'Paris'in aydınlatılmaması yeni katliamlara kapı açtı'

MERSİN - Paris’te 9 Ocak 2013’te öldürülen 3 Kürt siyasetçi kadından biri olan Leyla Şaylemez’i anlatan babası Cumali Şaylemez, katliamın aydınlatılmamasının yeni katliamlara kapı açtığını söyledi.

Fransa’nın Paris kentinde 9 Ocak 2013’te Kürt kadın siyasetçiler Sakine Cansız ve Fidan Doğan ile birlikte öldürülen Leyla Şaylemez, 1 Ocak 1989'da Mersin'de dünyaya gelir. Diyarbakır’ın Lice ilçesine bağlı Esenler Köyü’nden kan davası nedeniyle 1978 yılında Mersin’e göç etmek zorunda kalan 8 çocuklu ailenin dördüncü çocuğu olan Leyla Şaylemez’in Avrupa yolculuğu 9 yaşında iken babası Cumali Şaylemez’in Almanya’da çalışıyor olması nedeniyle başladı. Almanya’da Kürt Kültür Enstitüsü’nde folklor dersleri almaya başlayan Şaylemez, bir taraftan da okula gidip ve yeni bir hayat ile tanışıyordu.

Almanca ve İngilizce eğitim alan Şaylemez, her iki dili de çok iyi kullanabildi. 18 yaşına geldiğinde Avrupa’nın birçok ülkesinde siyasi çalışma yürüttü.
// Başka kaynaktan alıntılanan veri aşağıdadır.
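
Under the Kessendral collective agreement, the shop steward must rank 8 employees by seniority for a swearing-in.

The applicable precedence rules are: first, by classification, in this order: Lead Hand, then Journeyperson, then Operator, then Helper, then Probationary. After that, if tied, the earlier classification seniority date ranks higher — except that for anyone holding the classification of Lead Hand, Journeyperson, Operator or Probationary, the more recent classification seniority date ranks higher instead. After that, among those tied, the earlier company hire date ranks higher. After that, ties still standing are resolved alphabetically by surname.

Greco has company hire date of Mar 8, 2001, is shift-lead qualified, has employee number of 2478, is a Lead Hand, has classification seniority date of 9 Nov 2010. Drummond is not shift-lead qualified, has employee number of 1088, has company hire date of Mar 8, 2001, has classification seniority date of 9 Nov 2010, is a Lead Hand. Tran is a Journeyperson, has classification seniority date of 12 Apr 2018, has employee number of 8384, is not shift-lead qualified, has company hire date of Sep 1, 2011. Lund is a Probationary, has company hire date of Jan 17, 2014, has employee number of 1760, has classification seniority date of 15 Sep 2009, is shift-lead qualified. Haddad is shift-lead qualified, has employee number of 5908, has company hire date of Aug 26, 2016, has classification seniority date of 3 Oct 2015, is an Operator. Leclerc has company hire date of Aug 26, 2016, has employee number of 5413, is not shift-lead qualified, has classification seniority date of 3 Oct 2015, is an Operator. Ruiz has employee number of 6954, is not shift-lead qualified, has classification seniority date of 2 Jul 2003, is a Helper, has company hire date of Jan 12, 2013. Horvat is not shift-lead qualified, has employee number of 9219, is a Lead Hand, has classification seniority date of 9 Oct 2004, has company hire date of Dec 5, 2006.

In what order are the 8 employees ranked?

By classification: Drummond, Greco and Horvat (Lead Hand); then Tran (Journeyperson); then Haddad and Leclerc (Operator); then Ruiz (Helper); then Lund (Probationary).
Among Drummond, Greco and Horvat, by classification seniority date (later first) (reversed rule for this group): Drummond and Greco (9 Nov 2010) before Horvat (9 Oct 2004).
Drummond and Greco both have company hire date Mar 8, 2001, so the next rule applies.
Among Drummond and Greco, alphabetically by surname: Drummond before Greco.
Haddad and Leclerc both have classification seniority date 3 Oct 2015, so the next rule applies.
Haddad and Leclerc both have company hire date Aug 26, 2016, so the next rule applies.
Among Haddad and Leclerc, alphabetically by surname: Haddad before Leclerc.
Full order: Drummond, Greco, Horvat, Tran, Haddad, Leclerc, Ruiz, Lund.

Drummond, Greco, Horvat, Tran, Haddad, Leclerc, Ruiz, Lund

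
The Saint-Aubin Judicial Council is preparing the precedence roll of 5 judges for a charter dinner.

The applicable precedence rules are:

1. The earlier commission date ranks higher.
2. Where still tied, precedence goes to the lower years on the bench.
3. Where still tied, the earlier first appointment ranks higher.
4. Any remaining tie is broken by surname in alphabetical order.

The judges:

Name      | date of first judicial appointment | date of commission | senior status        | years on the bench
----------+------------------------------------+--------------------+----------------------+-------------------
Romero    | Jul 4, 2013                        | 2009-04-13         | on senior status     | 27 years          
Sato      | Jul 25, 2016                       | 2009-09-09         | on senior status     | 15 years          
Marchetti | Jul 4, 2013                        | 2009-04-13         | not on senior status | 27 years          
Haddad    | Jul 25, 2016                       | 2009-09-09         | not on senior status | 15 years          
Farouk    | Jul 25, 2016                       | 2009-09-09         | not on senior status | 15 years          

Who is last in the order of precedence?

Sato

By date of commission (earlier first): Marchetti and Romero (both 2009-04-13); then Farouk, Haddad and Sato (each 2009-09-09).
Marchetti and Romero both have years on the bench 27 years, so the next rule applies.
Marchetti and Romero both have date of first judicial appointment Jul 4, 2013, so the next rule applies.
Among Marchetti and Romero, alphabetically by surname: Marchetti before Romero.
Farouk, Haddad and Sato all have years on the bench 15 years, so the next rule applies.
Farouk, Haddad and Sato all have date of first judicial appointment Jul 25, 2016, so the next rule applies.
Among Farouk, Haddad and Sato, alphabetically by surname: Farouk before Haddad before Sato.
Order: Marchetti, Romero, Farouk, Haddad, Sato.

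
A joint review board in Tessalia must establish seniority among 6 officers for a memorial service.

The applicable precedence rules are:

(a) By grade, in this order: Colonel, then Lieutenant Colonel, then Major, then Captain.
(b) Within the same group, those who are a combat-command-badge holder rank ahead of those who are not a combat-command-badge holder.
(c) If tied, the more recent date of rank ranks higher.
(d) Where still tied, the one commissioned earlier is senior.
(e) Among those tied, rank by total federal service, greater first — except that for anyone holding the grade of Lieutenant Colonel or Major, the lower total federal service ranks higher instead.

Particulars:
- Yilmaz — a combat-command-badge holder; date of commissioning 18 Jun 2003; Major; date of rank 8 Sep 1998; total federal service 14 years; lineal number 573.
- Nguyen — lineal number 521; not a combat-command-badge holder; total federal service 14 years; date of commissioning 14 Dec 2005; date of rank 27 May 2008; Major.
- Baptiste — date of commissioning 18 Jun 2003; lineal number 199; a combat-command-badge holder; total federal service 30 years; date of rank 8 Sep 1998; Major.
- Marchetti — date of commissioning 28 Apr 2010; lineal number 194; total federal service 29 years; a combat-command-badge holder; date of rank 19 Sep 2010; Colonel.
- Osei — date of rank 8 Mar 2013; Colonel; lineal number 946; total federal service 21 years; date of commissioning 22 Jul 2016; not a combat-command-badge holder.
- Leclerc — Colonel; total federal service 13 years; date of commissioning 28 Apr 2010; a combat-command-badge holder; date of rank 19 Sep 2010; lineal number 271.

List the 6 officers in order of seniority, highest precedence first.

By grade: Marchetti, Leclerc and Osei (Colonel); then Yilmaz, Baptiste and Nguyen (Major).
Among Marchetti, Leclerc and Osei, a combat-command-badge holder before not a combat-command-badge holder: Marchetti and Leclerc (a combat-command-badge holder) before Osei (not a combat-command-badge holder).
Marchetti and Leclerc both have date of rank 19 Sep 2010, so the next rule applies.
Marchetti and Leclerc both have date of commissioning 28 Apr 2010, so the next rule applies.
Among Marchetti and Leclerc, by total federal service (higher first): Marchetti (29 years) before Leclerc (13 years).
Among Yilmaz, Baptiste and Nguyen, a combat-command-badge holder before not a combat-command-badge holder: Yilmaz and Baptiste (a combat-command-badge holder) before Nguyen (not a combat-command-badge holder).
Yilmaz and Baptiste both have date of rank 8 Sep 1998, so the next rule applies.
Yilmaz and Baptiste both have date of commissioning 18 Jun 2003, so the next rule applies.
Among Yilmaz and Baptiste, by total federal service (lower first) (reversed rule for this group): Yilmaz (14 years) before Baptiste (30 years).
Full order: Marchetti, Leclerc, Osei, Yilmaz, Baptiste, Nguyen.

Marchetti, Leclerc, Osei, Yilmaz, Baptiste, Nguyen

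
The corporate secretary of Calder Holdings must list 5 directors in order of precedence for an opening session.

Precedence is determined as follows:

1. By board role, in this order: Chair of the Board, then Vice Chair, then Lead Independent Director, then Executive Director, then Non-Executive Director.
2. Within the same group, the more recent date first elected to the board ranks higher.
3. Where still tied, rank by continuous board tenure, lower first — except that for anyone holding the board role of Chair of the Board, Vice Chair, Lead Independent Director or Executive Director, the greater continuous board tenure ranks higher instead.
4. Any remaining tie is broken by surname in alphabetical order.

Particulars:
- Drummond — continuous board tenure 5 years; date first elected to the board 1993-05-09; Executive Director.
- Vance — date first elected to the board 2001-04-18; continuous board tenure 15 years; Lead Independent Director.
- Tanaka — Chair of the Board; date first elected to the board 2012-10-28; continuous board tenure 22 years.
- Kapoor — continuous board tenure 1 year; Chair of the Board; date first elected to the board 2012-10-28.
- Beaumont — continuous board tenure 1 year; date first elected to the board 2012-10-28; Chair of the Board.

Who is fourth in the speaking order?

By board role: Tanaka, Beaumont and Kapoor (Chair of the Board); then Vance (Lead Independent Director); then Drummond (Executive Director).
Tanaka, Beaumont and Kapoor all have date first elected to the board 2012-10-28, so the next rule applies.
Among Tanaka, Beaumont and Kapoor, by continuous board tenure (higher first) (reversed rule for this group): Tanaka (22 years) before Beaumont and Kapoor (1 year).
Among Beaumont and Kapoor, alphabetically by surname: Beaumont before Kapoor.
Order: Tanaka, Beaumont, Kapoor, Vance, Drummond.

Vance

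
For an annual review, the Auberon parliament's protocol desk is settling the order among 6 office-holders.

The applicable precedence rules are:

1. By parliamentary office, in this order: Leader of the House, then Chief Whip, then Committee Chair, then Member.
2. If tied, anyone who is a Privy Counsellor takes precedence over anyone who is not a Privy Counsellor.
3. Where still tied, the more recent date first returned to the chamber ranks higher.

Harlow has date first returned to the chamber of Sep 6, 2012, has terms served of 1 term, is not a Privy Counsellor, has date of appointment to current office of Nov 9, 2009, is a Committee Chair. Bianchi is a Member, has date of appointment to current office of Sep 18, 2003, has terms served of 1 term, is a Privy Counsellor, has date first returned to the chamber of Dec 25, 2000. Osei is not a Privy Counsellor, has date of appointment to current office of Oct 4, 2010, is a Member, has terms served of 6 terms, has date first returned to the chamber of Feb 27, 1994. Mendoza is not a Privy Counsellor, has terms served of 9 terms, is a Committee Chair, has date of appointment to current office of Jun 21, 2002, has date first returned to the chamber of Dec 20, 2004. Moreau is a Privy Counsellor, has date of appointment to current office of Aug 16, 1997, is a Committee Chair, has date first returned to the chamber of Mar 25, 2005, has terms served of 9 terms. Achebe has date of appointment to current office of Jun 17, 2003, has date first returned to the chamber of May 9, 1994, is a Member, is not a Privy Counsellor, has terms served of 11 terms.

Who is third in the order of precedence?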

En son siyasi çalışmalar için gittiği Paris’te Milli İstihbarat Teşkilatı (MİT) ile bağlantısı olduğu iddia edilen Ömer Güney isimli şahıs tarafından Sakine Cansız ve Fidan Doğan ile birlikte öldürüldü.
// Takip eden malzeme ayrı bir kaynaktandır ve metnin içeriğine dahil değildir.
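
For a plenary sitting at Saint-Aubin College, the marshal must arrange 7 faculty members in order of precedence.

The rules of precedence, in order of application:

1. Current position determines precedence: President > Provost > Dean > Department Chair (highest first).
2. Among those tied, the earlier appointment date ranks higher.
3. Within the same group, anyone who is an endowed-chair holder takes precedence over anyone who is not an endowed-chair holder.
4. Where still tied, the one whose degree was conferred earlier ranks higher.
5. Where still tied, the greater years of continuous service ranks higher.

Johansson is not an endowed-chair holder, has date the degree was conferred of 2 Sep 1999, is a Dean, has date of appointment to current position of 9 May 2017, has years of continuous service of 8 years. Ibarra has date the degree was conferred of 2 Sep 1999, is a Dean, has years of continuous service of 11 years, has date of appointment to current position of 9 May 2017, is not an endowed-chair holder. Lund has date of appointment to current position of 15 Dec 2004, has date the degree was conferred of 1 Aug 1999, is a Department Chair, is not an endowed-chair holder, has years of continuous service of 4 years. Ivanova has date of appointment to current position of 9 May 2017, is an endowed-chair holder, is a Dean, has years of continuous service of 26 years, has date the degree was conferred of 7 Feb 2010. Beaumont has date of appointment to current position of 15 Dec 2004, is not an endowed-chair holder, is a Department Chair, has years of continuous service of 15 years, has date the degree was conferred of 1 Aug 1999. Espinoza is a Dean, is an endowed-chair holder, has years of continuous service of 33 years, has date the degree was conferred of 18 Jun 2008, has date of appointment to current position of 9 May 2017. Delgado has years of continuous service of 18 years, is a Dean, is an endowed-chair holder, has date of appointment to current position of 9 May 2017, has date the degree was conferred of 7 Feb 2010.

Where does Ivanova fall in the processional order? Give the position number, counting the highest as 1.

2

By current position: Espinoza, Ivanova, Delgado, Ibarra and Johansson (Dean); then Beaumont and Lund (Department Chair).
Espinoza, Ivanova, Delgado, Ibarra and Johansson all have date of appointment to current position 9 May 2017, so the next rule applies.
Among Espinoza, Ivanova, Delgado, Ibarra and Johansson, an endowed-chair holder before not an endowed-chair holder: Espinoza, Ivanova and Delgado (an endowed-chair holder) before Ibarra and Johansson (not an endowed-chair holder).
Among Espinoza, Ivanova and Delgado, by date the degree was conferred (earlier first): Espinoza (18 Jun 2008) before Ivanova and Delgado (7 Feb 2010).
Among Ivanova and Delgado, by years of continuous service (higher first): Ivanova (26 years) before Delgado (18 years).
Ibarra and Johansson both have date the degree was conferred 2 Sep 1999, so the next rule applies.
Among Ibarra and Johansson, by years of continuous service (higher first): Ibarra (11 years) before Johansson (8 years).
Beaumont and Lund both have date of appointment to current position 15 Dec 2004, so the next rule applies.
Beaumont and Lund are each not an endowed-chair holder, so the next rule applies.
Beaumont and Lund both have date the degree was conferred 1 Aug 1999, so the next rule applies.
Among Beaumont and Lund, by years of continuous service (higher first): Beaumont (15 years) before Lund (4 years).
Order: Espinoza, Ivanova, Delgado, Ibarra, Johansson, Beaumont, Lund. So position 2.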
‘HASRETİNİ ÇEKTİĞİM TOPRAKLARA YETİŞTİM’

Şaylemez’i anlatan babası Cumali Şaylemez, kızının küçük yaşlarından itibaren bir arayış içinde olduğunu belirtti. Baba Şaylemez, Leyla’yı anlatırken “Leyla’nın sürekli ‘Neden buradayız? Neden yeni bir dil, neden bu dili anlamıyoruz?’ şeklindeki soruları gün geçtikçe kafasında çoğalıyordu. Bu arayış onu özgürlük dağlarına kadar götürdü. Özgürlük için savaşan gerillaların içine kadar götürdü. Bir gün telefon açtı ve dedi ki ‘Özlediğim hasret çektiğim o topraklara yetiştim.’ Ama 2 yıl Medya Savunma Alanlarında kaldıktan sonra rahatsızlığı nedeniyle geri gelmek zorunda kaldı. Yeteneği vardı. Arkadaşları bunu fark etmişti ve yeteneğini kullanması ve sağlık sorunlarını atlatması için Avrupa’ya dönmesine karar vermişti. Almanya’da farklı alanlarda çalışma yürütmesinin ardından en son Paris’e gitmişti. Paris’e gitmesinin ardından 4 ay geçmişti ki katliam gerçekleşti” diye konuştu.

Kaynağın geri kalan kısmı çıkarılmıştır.